From: Caleb Epstein (caleb.epstein_at_[hidden])
Date: 2005-05-04 16:12:42
On 5/4/05, Rob Stewart <stewart_at_[hidden]> wrote:
> From: Caleb Epstein <caleb.epstein_at_[hidden]>
> > If one uses the supplied write_to_file appender, the messages will be
> > written to the output file as soon as they are complete. So for
> > example,
> > BOOST_LOG(debug) << "Wrote " << len << " bytes to socket fd " << fd;
> > would write a single message like "Wrote 56 bytes to socket 3" or
> > nothing at all (e.g. if the application crashed sometime in the middle
> > of formatting the message). I think this is eminently reasonable and
> > hardly "useless".
> The point is not so clear if the expression following BOOST_LOG()
> includes side effects that cause the application to crash, for
> If the stream provided by BOOST_LOG() were unbuffered, then
> output would be flushed as soon as it was formatted, so you'd get
> output up until the point of the crash. Any buffering means that
> the buffered output is lost when the app crashes.

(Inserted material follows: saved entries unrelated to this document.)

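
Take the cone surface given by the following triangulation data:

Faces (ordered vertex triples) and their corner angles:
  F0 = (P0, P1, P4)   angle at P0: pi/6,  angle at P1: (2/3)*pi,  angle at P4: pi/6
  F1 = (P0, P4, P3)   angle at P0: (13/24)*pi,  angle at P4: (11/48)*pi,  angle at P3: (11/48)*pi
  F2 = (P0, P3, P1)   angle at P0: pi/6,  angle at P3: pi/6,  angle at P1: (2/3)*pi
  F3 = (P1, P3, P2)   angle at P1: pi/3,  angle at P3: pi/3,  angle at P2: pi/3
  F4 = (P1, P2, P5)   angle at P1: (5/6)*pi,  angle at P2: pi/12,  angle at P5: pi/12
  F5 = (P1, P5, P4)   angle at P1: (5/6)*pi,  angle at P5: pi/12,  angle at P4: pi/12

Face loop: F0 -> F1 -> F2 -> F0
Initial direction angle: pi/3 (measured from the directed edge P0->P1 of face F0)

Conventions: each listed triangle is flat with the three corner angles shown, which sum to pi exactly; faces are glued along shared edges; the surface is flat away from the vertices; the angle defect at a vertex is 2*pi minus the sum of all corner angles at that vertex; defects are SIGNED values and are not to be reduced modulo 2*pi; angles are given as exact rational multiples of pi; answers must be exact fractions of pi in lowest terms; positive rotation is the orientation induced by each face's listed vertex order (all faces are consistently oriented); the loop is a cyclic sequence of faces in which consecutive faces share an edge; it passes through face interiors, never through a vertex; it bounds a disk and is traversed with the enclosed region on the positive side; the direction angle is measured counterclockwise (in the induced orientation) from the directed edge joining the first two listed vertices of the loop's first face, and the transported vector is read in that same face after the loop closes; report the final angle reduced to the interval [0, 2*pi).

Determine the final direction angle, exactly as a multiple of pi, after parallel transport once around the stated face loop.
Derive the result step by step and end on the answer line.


enclosed vertex P0: corner angles sum to (7/8)*pi, defect = 2*pi - (7/8)*pi = (9/8)*pi
summing the enclosed defects onto the initial angle, mod 2*pi in the induced orientation:
final angle = pi/3 + (9/8)*pi = (35/24)*pi (mod 2*pi)

Answer: final direction angle = (35/24)*pi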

Without some sort of buffer between message formatting and message
output, how do you allow multiple threads to write to a log without
intermingling their messages? Locking on every op<< isn't good
enough. Are you really that concerned about losing a single log
message in a crash scenario? Perhaps if its something like "The
reason I'm crashing is " << e.what() :-)
Bear in mind:
* If you are really concerned that the operations you're invoking are
fragile, you can split them across multiple calls to BOOST_LOG
* John has agreed to add exception guards to the logging macro(s).
Perhaps something like the Boost.Test execution monitor that catches
SIGSEGV etc could be optionally put in place as well.
* Not that this is a ringing endorsement, but you'd do no better with
printf ("The operation-which-might crash returned: %d\n", crashme());
I really think that some level of buffering is unavoidable.